Most people working from home say that taking breaks is what helps them most to be productive, an Airtasker study shows. While it may seem counterintuitive, stepping away from your laptop for a while can be the best idea when you feel stuck.
Having worked out of my apartment for almost 10 years, I know that feeling all too well. Although I try my best to push through, I know it’s time for a break when I’ve spent 15 minutes writing one sentence – and then deleted it.
My go-to antidotes for moments like that? Here are the top 3:
- Letting the dog walk me wherever he wants. Inevitably, we end up at the pond behind our house and stare at the geese for a while.
- Cooking a fresh, light meal (that won’t put me to sleep) and talking to my husband.
- Doing an intense 30-minute workout – a combo of Pilates and cardio dance aerobic. Once I shower and make myself another cup of coffee, those sentences start writing themselves.
I wanted to know how other people decompress during – or after – their work hours, so I reached out to my colleagues and peers from ZeroBounce, eSputnik, Wholesome Commerce, and Helpjuice.
Here’s what they told me.
Anca Vasile, ZeroBounce: “This is the most relaxing part of my breaks.”
“Since I started working remotely, I pay more attention to my environment. I like the light of the sun very much, so when I work, the room must be bright and fresh.
Sometimes I’ll buy flowers. I like to create a cozy and pleasant ambience to work in.
Usually, I take a short break every hour. Sometimes I eat, or I do little things around the house, like watering the plants. Also, my Chihuahua needs a lot of affection, so I make time to play with him. This is the most relaxing and enjoyable part of my breaks. Those small moments of peace and fun help me focus once I get back to my laptop.
Remote work has made me more productive. Even if I work more, I can’t complain about it since I’m happy in my home office. This is probably the reason why my job seems easy to me – it’s the benefit of working remotely.
Once my work day is over, I either watch a movie or go for a walk in the park. Walking outside helps me clear my mind, so sometimes I walk eight kilometers a day.
On shorter work days, I love to cook in the evening, go to a massage or spend time with my best friends. It’s the little things that give us the most energy, so we can return to work with renewed enthusiasm.”
— Anca Vasile, Customer Support Trainer at ZeroBounce
Euheniy Zayats , eSputnik: “I try to do at least 60 minutes outside.”
“My performance when working remotely is rooted in sticking to regular hours and a set routine. Although work from home gives a great deal of flexibility, I haven’t changed my work schedule much.

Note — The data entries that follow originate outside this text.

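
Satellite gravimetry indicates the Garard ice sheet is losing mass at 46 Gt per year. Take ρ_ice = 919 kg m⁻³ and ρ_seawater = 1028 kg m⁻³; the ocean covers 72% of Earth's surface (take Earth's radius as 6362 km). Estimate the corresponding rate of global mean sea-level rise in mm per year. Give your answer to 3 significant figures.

≈ 0.122 mm/yr

ρ_w = 1028 kg m⁻³. Annual water volume added = 46 Gt / ρ_w = 4.600×10^13 kg / 1028 kg m⁻³ = 4.475×10^10 m³.
Δh per year = 4.475×10^10 / 3.66×10^14 = 1.22×10^-4 m = 0.122 mm.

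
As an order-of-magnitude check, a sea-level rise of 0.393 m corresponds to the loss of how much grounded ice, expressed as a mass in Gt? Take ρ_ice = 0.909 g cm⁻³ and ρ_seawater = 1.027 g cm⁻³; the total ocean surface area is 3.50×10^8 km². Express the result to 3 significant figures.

Required water volume = Δh × A = 0.393 m × 3.50×10^14 m² = 1.376×10^14 m³.
ρ_w = 1.027 g cm⁻³ = 1027 kg m⁻³, so the mass of water = 1.376×10^14 m³ × 1027 kg m⁻³ = 1.413×10^17 kg = 1.41×10^5 Gt (and the same mass of ice, by conservation).

≈ 1.41×10^5 Gt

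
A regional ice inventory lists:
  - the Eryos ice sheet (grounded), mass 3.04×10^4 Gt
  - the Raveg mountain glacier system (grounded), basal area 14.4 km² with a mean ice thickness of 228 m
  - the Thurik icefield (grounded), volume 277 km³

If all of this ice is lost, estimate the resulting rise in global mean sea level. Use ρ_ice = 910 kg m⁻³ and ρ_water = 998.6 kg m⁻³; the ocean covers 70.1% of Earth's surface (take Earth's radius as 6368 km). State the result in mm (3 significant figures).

≈ 85.9 mm

Eryos: 3.04×10^4 Gt = 3.040×10^16 kg; dividing by ρ_w = 998.6 kg m⁻³ gives 3.044×10^13 m³ of water.
Raveg: ice volume = 14.4 km² × 228 m = 3.283 km³; 3.283 × (910/998.6) = 2.992 km³ of water.
Thurik: 277 km³ × (910/998.6) = 252.4 km³ of water.
Total added water ≈ 3.070×10^13 m³ over 3.57×10^14 m² → Δh = 0.0859 m = 85.9 mm.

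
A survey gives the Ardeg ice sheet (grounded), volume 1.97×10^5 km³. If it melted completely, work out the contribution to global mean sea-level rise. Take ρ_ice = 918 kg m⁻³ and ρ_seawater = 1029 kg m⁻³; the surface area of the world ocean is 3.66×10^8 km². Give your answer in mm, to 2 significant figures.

Ardeg: 1.97×10^5 km³ × (918/1029) = 1.757×10^5 km³ of water.
Spread over 3.66×10^14 m² of ocean, Δh = 1.757×10^14 / 3.66×10^14 = 0.480 m = 480 mm.

≈ 480 mm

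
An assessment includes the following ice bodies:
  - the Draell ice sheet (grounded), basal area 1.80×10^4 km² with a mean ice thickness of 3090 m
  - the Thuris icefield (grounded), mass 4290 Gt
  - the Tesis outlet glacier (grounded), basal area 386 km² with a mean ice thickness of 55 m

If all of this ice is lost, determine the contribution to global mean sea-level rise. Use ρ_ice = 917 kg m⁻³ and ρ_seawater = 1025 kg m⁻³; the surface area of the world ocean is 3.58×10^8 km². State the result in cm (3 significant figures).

≈ 15.1 cm

Draell: ice volume = 1.80×10^4 km² × 3090 m = 5.562×10^4 km³; 5.562×10^4 × (917/1025) = 4.976×10^4 km³ of water.
Thuris: 4290 Gt = 4.290×10^15 kg; dividing by ρ_w = 1025 kg m⁻³ gives 4.185×10^12 m³ of water.
Tesis: ice volume = 386 km² × 55 m = 21.23 km³; 21.23 × (917/1025) = 18.99 km³ of water.
Total added water ≈ 5.396×10^13 m³ over 3.58×10^14 m² → Δh = 0.151 m = 15.1 cm.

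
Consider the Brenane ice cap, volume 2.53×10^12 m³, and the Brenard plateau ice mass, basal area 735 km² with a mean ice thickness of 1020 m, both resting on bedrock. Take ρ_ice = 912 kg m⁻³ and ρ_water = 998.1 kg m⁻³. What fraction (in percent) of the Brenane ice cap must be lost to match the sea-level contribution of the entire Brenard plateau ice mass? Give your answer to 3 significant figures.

≈ 29.6 %

Equal sea-level rise means equal mass of meltwater, i.e. equal mass of ice lost.
Ice mass of Brenard: 6.837×10^14 kg; ice mass of Brenane: 2.307×10^15 kg.
Fraction required = 6.837×10^14 / 2.307×10^15 = 0.296 → 29.6 %.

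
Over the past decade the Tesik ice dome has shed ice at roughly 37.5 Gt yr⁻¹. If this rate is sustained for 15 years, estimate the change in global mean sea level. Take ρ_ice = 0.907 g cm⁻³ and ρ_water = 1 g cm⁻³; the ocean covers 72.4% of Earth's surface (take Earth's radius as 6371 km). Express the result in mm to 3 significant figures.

Total mass lost = 37.5 Gt/yr × 15 yr = 562.5 Gt = 5.625×10^14 kg.
ρ_w = 1 g cm⁻³ = 1000 kg m⁻³, so water volume = 5.625×10^14 / 1000 = 5.625×10^11 m³.
Δh = 5.625×10^11 / 3.69×10^14 = 1.52×10^-3 m = 1.52 mm.

≈ 1.52 mm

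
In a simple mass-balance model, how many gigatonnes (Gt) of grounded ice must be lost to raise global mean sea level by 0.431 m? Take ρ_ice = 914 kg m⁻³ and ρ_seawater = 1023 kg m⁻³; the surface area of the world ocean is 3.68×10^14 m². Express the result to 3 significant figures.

Required water volume = Δh × A = 0.431 m × 3.68×10^14 m² = 1.586×10^14 m³.
ρ_w = 1023 kg m⁻³, so the mass of water = 1.586×10^14 m³ × 1023 kg m⁻³ = 1.623×10^17 kg = 1.62×10^5 Gt (and the same mass of ice, by conservation).

≈ 1.62×10^5 Gt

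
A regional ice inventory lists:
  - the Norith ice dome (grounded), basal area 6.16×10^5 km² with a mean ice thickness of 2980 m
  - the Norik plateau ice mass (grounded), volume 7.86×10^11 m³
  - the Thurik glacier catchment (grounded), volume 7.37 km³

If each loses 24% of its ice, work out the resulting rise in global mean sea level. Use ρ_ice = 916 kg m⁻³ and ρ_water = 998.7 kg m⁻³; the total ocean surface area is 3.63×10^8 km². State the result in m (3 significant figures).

≈ 1.11 m

Norith: ice volume = 6.16×10^5 km² × 2980 m = 1.836×10^6 km³; 0.24 × 1.836×10^6 × (916/998.7) = 4.041×10^5 km³ of water.
Norik: 0.24 × 7.86×10^11 m³ × (916/998.7) = 1.730×10^11 m³ of water.
Thurik: 0.24 × 7.37 km³ × (916/998.7) = 1.622 km³ of water.
Total added water ≈ 4.043×10^14 m³ over 3.63×10^14 m² → Δh = 1.11 m.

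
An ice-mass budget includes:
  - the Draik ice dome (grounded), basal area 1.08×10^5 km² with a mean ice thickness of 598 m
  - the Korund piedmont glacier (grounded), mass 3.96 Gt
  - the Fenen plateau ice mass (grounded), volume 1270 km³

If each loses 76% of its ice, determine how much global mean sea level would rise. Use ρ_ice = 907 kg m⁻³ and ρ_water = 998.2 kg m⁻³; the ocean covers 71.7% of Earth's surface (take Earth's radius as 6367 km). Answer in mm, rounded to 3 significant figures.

≈ 125 mm

Draik: ice volume = 1.08×10^5 km² × 598 m = 6.458×10^4 km³; 0.76 × 6.458×10^4 × (907/998.2) = 4.460×10^4 km³ of water.
Korund: 0.76 × 3.96 Gt = 3.010×10^12 kg; dividing by ρ_w = 998.2 kg m⁻³ gives 3.015×10^9 m³ of water.
Fenen: 0.76 × 1270 km³ × (907/998.2) = 877.0 km³ of water.
Total added water ≈ 4.548×10^13 m³ over 3.65×10^14 m² → Δh = 0.125 m = 125 mm.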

Mornings remain a time for team meetings and communication with partners. A lunch break is for a walk to refuel myself a bit.
And typically, I try to do at least 60 minutes outside. After-lunch hours are for studying reports and strategy planning. And evenings are for family and friends.
At the weekend, I also dedicate some time to what can be described as work-related issues. But it’s mostly self-education and training, so I see it as an investment in my development rather than overworking.
Such a schedule helps me maintain a healthy work-life balance and avoid
attention drifting at work hours.”
— Euheniy Zayats, Chief Marketing Officer at eSputnik
Qhubekani Nyathi, Wholesome Commerce: “I do stretch exercises indoors.”
“Staying productive and keeping your focus when working from home can be a challenge.
I’m fortunate enough to live on the edge of a bushy area. My favorite way to disconnect and recharge my batteries is by taking a walk to a dam close by.
As I step out into the wild, the cool breeze hugs me. I enjoy the relaxing atmosphere of being one with nature as I listen to the occasional chirps of various bird species that break the calming silence.
I gaze in awe as ducks frolic in the water, gliding in effortless amusement. Taking all this in and breathing the fresh outdoor air is therapeutic and wipes away all the tension of a strained mind. When I get back to my desk, I resume on a clean slate and can concentrate better.
I reserve walks for hour-long breaks in the afternoon after a protracted session of work.
Before noon, I work in intense forty-minute spells. In between the segments, I do stretch exercises indoors to break the high-pressure working cycle. This keeps me fresh, so I push on with renewed energy.”
— Qhubekani Nyathi, SEO Copywriter at Wholesome Commerce
Josh Brown, Helpjuice: “The key for me is to try to be mindful.”
“My favorite way to disconnect when working from home is to do things that I enjoy, like playing with my daughter, going on runs with my dog, or doing Brazilian jiu-jitsu.
The key for me is to try to be mindful when doing these activities so that I stay in the moment of what I’m doing as opposed to thinking about work.
I don’t have a set schedule for how often I take breaks. Instead, I prefer to let my mental state and productivity guide me.
There are days where I’m super focused and can easily go 8+ hours without a break. Then, there are days where I may be less focused and require several breaks to stay motivated and on task while being productive.”